The S&P 500 notched a third consecutive session of declines Thursday, kept under pressure by sliding shares of materials and financial companies. Markets opened little changed and then drifted between small gains and losses throughout much of the session. While advances in technology shares helped the Nasdaq Composite end higher, both the S&P 500 and Dow Jones Industrial Average finished with losses. The S&P 500 ended down 1.84 points, or less than 0.1%, to 4221.86. The Dow Jones Industrial Average declined 210.22 points, or 0.6%, to 33823.45 for its fourth straight session of declines. The Nasdaq Composite rose 121.67 points, or 0.9%, to 14161.35, boosted by gains among technology stocks. JPMorgan Chase announced a new $150 million, five-year commitment in philanthropic capital and low-cost loans to Chicago's South and West sides. This is part of firm's continued effort to help advance racial equity across Chicago through new business investments, philanthropy and cross-sector partnerships. It will bring the firm's total business and philanthropic investments toward Black and Latinx and other underserved communities in Chicago to $800 million by 2025. By combining the firm's unique set of business, data, policy and philanthropic resources, JPMorgan Chase aims to improve homeownership opportunities, accelerate wealth creation, help grow small businesses and expand financial health for Chicago's South and West sides. Microsoft Corp. Chief Executive Satya Nadella will also assume the role of company chairman, the company said Wednesday. The move marks the second year in a row Microsoft's board has undergone significant change after co-founder Bill Gates last year announced he was stepping down three months after having been re-elected to the board. Mr.
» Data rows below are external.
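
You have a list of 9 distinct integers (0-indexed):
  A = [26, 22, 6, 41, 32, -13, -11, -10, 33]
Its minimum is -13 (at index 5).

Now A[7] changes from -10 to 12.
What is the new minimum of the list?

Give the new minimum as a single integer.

Answer: -13

Derivation:
Old min = -13 (at index 5)
Change: A[7] -10 -> 12
Changed element was NOT the old min.
  New min = min(old_min, new_val) = min(-13, 12) = -13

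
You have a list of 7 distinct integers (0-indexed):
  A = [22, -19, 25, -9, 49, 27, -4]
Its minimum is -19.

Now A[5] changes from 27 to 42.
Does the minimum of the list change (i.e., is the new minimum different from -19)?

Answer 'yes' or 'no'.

Old min = -19
Change: A[5] 27 -> 42
Changed element was NOT the min; min changes only if 42 < -19.
New min = -19; changed? no

Answer: no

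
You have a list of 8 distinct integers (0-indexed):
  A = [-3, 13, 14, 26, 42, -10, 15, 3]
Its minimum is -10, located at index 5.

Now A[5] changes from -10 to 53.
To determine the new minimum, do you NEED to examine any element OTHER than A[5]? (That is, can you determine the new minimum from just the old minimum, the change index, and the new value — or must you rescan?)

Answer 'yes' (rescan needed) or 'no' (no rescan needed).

Old min = -10 at index 5
Change at index 5: -10 -> 53
Index 5 WAS the min and new value 53 > old min -10. Must rescan other elements to find the new min.
Needs rescan: yes

Answer: yes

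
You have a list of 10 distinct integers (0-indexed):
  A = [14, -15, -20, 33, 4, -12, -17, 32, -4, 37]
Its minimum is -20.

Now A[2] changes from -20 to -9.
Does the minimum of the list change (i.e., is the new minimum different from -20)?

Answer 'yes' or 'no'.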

Nadella, 53 years old, took over as Microsoft CEO in 2014 and helped restore the software company's fortunes, in part by betting on the company's cloud-computing business that has seen strong growth.
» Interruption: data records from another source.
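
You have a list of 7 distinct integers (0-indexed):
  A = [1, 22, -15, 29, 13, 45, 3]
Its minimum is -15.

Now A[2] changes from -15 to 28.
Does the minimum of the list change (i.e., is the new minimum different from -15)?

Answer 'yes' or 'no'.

Answer: yes

Derivation:
Old min = -15
Change: A[2] -15 -> 28
Changed element was the min; new min must be rechecked.
New min = 1; changed? yes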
Confidence dominates at the end of the week on the East Asian financial markets and in Australia. With the exception of Shanghai, the stock market indices in the region show small gains. In Tokyo, the Nikkei 225 index is almost unchanged at 28,998 points. There is no impetus from the Japanese central bank, which keeps its monetary policy course unchanged after consultations. That the government has decided to extend the Corona exemption status for Tokyo and other regions.
Yields on U.S. government debt firmed slightly in Asia after they whipped around on Thursday with long-dated Treasurys seeing the biggest slump in weeks in turbulent post-Fed action.